Drafting Arthur Brown was also a crucial draft pick. Unfortunately, he’ll be unfairly compared to Ray Lewis, and will likely be thrown into the fire week one. He’ll have the luxury of learning behind Jameel Mclain, who now takes over as one of the longer tenured Ravens. With the addition of Elvis Dumervil, the Ravens replaced Paul Kruger’s pass rush, with a more consistent pass rush, and likely more sacks. In addition to the production Dumervil brings, he also take some pressure off second year linebacker Courtney Upshaw, and allow him to learn behind one of the league’s best. Finally, we can’t forget the fact that Terrell Suggs will be playing a full season, along with the aforementioned Ladarius Webb, both of whom missed a majority of games due to injury.
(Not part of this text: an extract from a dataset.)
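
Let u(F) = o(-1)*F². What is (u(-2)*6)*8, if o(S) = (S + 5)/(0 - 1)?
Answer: -768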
So let’s put it all together here: Last year the Ravens defense finished 17th in the league, had two older future hall of famers who are not quite what they once were, 2 solid step ups who cashed in solely on a great contract year, one journeyman safety, and a corner who wasn’t a necessity to resign. The 2013 Ravens defense has added a solid defensive end, a pass rusher who has been productive and consistent his entire career, younger and less expensive safeties with high ceilings of potential, a fully healthy Terrell Suggs, a fully healthy Ladarius Webb, experienced veterans to help rookies Arthur Brown, Matt Elam, and second year outside linebacker Courtney Upshaw, and most importantly saved the cap money to lock down their Super Bowl MVP and franchise quarterback Joe Flacco. This Ravens defense WILL be better next year because of all this, and for the years to come. Trust me.